Two years ago, in December 2011, China published a blueprint outlining its ambitions in outer space. The launch, on December 2nd, of Chang’e-3—a lunar mission named after a Moon goddess—shows that it remains on track.

This will be China’s first attempt at a lunar landing. If it succeeds it will make the China National Space Administration (CNSA) only the second, after Russia’s, to put an unmanned rover on the Moon. It may also help pave the way for the agency to match NASA’s greater technical success of landing people there.

The lunar rover itself (named Yutu, meaning “Jade Rabbit”) has six wheels and is intended to operate for three months. Reports of its weight have ranged from 100kg to 140kg. CNSA has not revealed the planned date of the landing attempt—though according to the European Space Agency, which is using its network of tracking stations to relay signals from and send commands to Chang’e-3 on behalf of CNSA, it is December 14th.

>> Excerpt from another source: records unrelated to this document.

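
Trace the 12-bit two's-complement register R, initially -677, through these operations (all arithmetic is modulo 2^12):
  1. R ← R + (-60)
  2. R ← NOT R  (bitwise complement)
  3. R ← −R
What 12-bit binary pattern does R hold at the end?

Start: R = -677 = 110101011011.
R = -677 + (-60) = -737 = 110100011111
R = NOT 110100011111 = 001011100000 = 736
R = −(736) = -736 = 110100100000

110100100000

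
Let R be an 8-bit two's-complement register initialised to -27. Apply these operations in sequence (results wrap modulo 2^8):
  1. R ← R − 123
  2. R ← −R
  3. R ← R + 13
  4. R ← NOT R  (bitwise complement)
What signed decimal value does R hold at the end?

92

Start: R = -27 = 11100101.
R = -27 − 123 = -150; wraps to 106 = 01101010
R = −(106) = -106 = 10010110
R = -106 + 13 = -93 = 10100011
R = NOT 10100011 = 01011100 = 92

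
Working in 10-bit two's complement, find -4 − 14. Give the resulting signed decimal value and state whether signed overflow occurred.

-18; no overflow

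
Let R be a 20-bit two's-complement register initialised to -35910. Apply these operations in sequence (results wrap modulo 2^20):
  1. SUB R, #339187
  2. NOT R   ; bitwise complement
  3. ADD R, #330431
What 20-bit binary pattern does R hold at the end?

Start: R = -35910 = 11110111001110111010.
R = -35910 − 339187 = -375097 = 10100100011011000111
R = NOT 10100100011011000111 = 01011011100100111000 = 375096
R = 375096 + 330431 = 705527; wraps to -343049 = 10101100001111110111

10101100001111110111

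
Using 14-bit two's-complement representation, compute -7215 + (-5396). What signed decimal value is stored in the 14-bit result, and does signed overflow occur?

3773; overflow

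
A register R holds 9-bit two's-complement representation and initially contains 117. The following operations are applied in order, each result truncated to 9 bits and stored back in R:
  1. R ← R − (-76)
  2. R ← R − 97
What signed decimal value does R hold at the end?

Start: R = 117 = 001110101.
R = 117 − (-76) = 193 = 011000001
R = 193 − 97 = 96 = 001100000

96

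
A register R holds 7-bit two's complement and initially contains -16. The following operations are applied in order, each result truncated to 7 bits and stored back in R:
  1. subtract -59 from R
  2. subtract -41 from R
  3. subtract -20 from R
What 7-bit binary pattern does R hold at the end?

Start: R = -16 = 1110000.
R = -16 − (-59) = 43 = 0101011
R = 43 − (-41) = 84; wraps to -44 = 1010100
R = -44 − (-20) = -24 = 1101000

1101000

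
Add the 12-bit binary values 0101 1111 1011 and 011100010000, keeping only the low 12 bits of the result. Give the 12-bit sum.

  010111111011
+ 011100010000
= 110100001011

110100001011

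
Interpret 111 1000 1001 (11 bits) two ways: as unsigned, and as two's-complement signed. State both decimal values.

Unsigned: 11110001001 = 1929.
Signed: MSB=1 → 1929 − 2048 = -119.

unsigned = 1929, signed = -119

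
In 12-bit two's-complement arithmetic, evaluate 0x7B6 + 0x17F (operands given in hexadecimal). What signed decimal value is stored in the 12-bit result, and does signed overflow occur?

0x7B6 = 011110110110 = 1974 (signed)
0x17F = 000101111111 = 383 (signed)
  011110110110
+ 000101111111
= 100100110101
Result 100100110101: MSB = 1 → 2357 − 4096 = -1739.
Both addends are non-negative but the stored result is negative: signed overflow. The true value 1974 + 383 = 2357 lies outside [-2048, 2047].

-1739; overflow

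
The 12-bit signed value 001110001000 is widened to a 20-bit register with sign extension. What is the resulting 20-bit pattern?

00000000001110001000

MSB of 001110001000 is 0; replicate it into the new high bits.
00000000|001110001000 → 00000000001110001000 (still 904).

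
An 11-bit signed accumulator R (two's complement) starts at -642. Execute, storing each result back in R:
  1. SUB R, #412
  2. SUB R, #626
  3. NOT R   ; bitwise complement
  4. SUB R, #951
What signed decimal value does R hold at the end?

728

Start: R = -642 = 10101111110.
R = -642 − 412 = -1054; wraps to 994 = 01111100010
R = 994 − 626 = 368 = 00101110000
R = NOT 00101110000 = 11010001111 = -369
R = -369 − 951 = -1320; wraps to 728 = 01011011000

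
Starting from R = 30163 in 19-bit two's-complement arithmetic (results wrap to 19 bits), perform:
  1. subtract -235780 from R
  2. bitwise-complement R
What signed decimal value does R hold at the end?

Start: R = 30163 = 0000111010111010011.
R = 30163 − (-235780) = 265943; wraps to -258345 = 1000000111011010111
R = NOT 1000000111011010111 = 0111111000100101000 = 258344

258344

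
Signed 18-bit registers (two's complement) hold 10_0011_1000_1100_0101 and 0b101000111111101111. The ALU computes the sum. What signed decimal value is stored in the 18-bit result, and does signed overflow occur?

51380; overflow

10_0011_1000_1100_0101 → 100011100011000101 = -116539 (signed)
0b101000111111101111 → 101000111111101111 = -94225 (signed)
  100011100011000101
+ 101000111111101111
= 001100100010110100  (discard carry-out 1)
Result 001100100010110100: MSB = 0 → value 51380.
Both addends are negative but the stored result is non-negative: signed overflow. The true value -116539 + (-94225) = -210764 lies outside [-131072, 131071].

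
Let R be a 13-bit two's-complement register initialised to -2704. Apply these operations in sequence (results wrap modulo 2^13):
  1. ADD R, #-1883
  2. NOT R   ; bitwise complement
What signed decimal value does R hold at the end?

-3606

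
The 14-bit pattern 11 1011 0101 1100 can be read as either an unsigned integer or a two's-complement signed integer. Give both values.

unsigned = 15196, signed = -1188

Unsigned: 11101101011100 = 15196.
Signed: MSB=1 → 15196 − 16384 = -1188.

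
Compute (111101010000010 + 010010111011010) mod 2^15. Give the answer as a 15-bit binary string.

010000001011100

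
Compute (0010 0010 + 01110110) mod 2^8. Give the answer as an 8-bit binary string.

10011000

  00100010
+ 01110110
= 10011000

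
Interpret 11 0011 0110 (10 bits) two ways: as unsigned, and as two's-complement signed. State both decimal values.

Unsigned: 1100110110 = 822.
Signed: MSB=1 → 822 − 1024 = -202.

unsigned = 822, signed = -202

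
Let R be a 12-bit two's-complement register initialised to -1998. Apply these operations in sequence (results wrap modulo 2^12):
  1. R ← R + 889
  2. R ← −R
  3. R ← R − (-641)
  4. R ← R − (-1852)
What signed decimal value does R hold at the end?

-494

Start: R = -1998 = 100000110010.
R = -1998 + 889 = -1109 = 101110101011
R = −(-1109) = 1109 = 010001010101
R = 1109 − (-641) = 1750 = 011011010110
R = 1750 − (-1852) = 3602; wraps to -494 = 111000010010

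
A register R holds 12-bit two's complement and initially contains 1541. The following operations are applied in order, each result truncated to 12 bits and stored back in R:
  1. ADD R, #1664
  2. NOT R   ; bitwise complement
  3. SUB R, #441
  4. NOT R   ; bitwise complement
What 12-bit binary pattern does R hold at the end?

Start: R = 1541 = 011000000101.
R = 1541 + 1664 = 3205; wraps to -891 = 110010000101
R = NOT 110010000101 = 001101111010 = 890
R = 890 − 441 = 449 = 000111000001
R = NOT 000111000001 = 111000111110 = -450

111000111110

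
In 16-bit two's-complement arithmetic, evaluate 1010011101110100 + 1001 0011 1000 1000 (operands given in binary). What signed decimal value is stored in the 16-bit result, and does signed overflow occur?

15100; overflow

1010011101110100 = -22668 (signed)
1001 0011 1000 1000 → 1001001110001000 = -27768 (signed)
  1010011101110100
+ 1001001110001000
= 0011101011111100  (discard carry-out 1)
Result 0011101011111100: MSB = 0 → value 15100.
Both addends are negative but the stored result is non-negative: signed overflow. The true value -22668 + (-27768) = -50436 lies outside [-32768, 32767].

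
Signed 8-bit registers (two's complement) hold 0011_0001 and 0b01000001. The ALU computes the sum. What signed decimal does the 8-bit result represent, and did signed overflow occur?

114; no overflow

0011_0001 → 00110001 = 49 (signed)
0b01000001 → 01000001 = 65 (signed)
  00110001
+ 01000001
= 01110010
Result 01110010: MSB = 0 → value 114.
Both addends are non-negative and so is the stored result: no signed overflow.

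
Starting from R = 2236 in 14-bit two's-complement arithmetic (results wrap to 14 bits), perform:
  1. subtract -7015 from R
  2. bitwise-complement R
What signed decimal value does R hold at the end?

Start: R = 2236 = 00100010111100.
R = 2236 − (-7015) = 9251; wraps to -7133 = 10010000100011
R = NOT 10010000100011 = 01101111011100 = 7132

7132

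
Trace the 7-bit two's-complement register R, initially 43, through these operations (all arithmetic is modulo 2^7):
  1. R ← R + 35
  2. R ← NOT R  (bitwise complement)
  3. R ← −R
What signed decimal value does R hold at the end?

Start: R = 43 = 0101011.
R = 43 + 35 = 78; wraps to -50 = 1001110
R = NOT 1001110 = 0110001 = 49
R = −(49) = -49 = 1001111

-49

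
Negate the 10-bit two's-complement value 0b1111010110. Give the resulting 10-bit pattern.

Invert: 0000101001. Add 1: 0000101010.
Check: 1111010110 = -42, 0000101010 = 42.

0000101010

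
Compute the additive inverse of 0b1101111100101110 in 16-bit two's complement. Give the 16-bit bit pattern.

Invert: 0010000011010001. Add 1: 0010000011010010.
Check: 1101111100101110 = -8402, 0010000011010010 = 8402.

0010000011010010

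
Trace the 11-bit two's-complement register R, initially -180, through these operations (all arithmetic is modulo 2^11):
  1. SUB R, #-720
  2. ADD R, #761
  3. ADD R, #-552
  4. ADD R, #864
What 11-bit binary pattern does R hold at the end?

Start: R = -180 = 11101001100.
R = -180 − (-720) = 540 = 01000011100
R = 540 + 761 = 1301; wraps to -747 = 10100010101
R = -747 + (-552) = -1299; wraps to 749 = 01011101101
R = 749 + 864 = 1613; wraps to -435 = 11001001101

11001001101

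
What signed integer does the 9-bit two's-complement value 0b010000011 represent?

131

MSB is 0, so the value is non-negative: 010000011 = 131.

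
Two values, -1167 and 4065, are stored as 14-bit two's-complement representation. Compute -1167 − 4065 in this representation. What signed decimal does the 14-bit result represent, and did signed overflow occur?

-1167 → 11101101110001
4065 → 00111111100001
Subtract via negate-and-add: invert 00111111100001 + 1 = 11000000011111 (i.e. -4065).
  11101101110001
+ 11000000011111
= 10101110010000  (discard carry-out 1)
Result 10101110010000: MSB = 1 → 11152 − 16384 = -5232.
Both addends (after negating the subtrahend) are negative and so is the stored result: no signed overflow.

-5232; no overflow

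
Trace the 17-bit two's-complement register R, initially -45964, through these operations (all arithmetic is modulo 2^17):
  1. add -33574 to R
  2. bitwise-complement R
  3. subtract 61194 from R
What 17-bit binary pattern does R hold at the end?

Start: R = -45964 = 10100110001110100.
R = -45964 + (-33574) = -79538; wraps to 51534 = 01100100101001110
R = NOT 01100100101001110 = 10011011010110001 = -51535
R = -51535 − 61194 = -112729; wraps to 18343 = 00100011110100111

00100011110100111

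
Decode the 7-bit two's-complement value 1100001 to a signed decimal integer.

-31

MSB is 1, so the value is negative.
Invert: 0011110. Add 1: 0011111 = 31. So the value is −31.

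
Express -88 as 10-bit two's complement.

1110101000

|-88| = 88 = 0001011000 in 10 bits.
Invert the bits: 1110100111. Add 1: 1110101000.
Check: 1110101000 reads as 936 − 1024 = -88.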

The rover has a ground-penetrating radar for the study of rock and regolith (the crushed rock that passes for soil on the Moon). According to a report in Nature, this can scan as much as 100 metres below the surface. That may produce more interesting results than Yutu’s X-ray spectrometer, designed for regolith analysis, since many lunar samples retrieved by American and Soviet missions are already available for study on Earth.

According to CNSA’s blueprint, it too will bring Moon rocks back to Earth. The agency plans re-entry tests with an experimental craft by 2015. In 2020 Chang’e-5 will, if all goes well, return with samples.

That is not all CNSA has planned. In June it conducted its fifth manned mission, during which Shenzhou-10 docked with the first phase of the country’s putative space station. In 2015 it aims to launch Tiangong-2, the station’s second phase.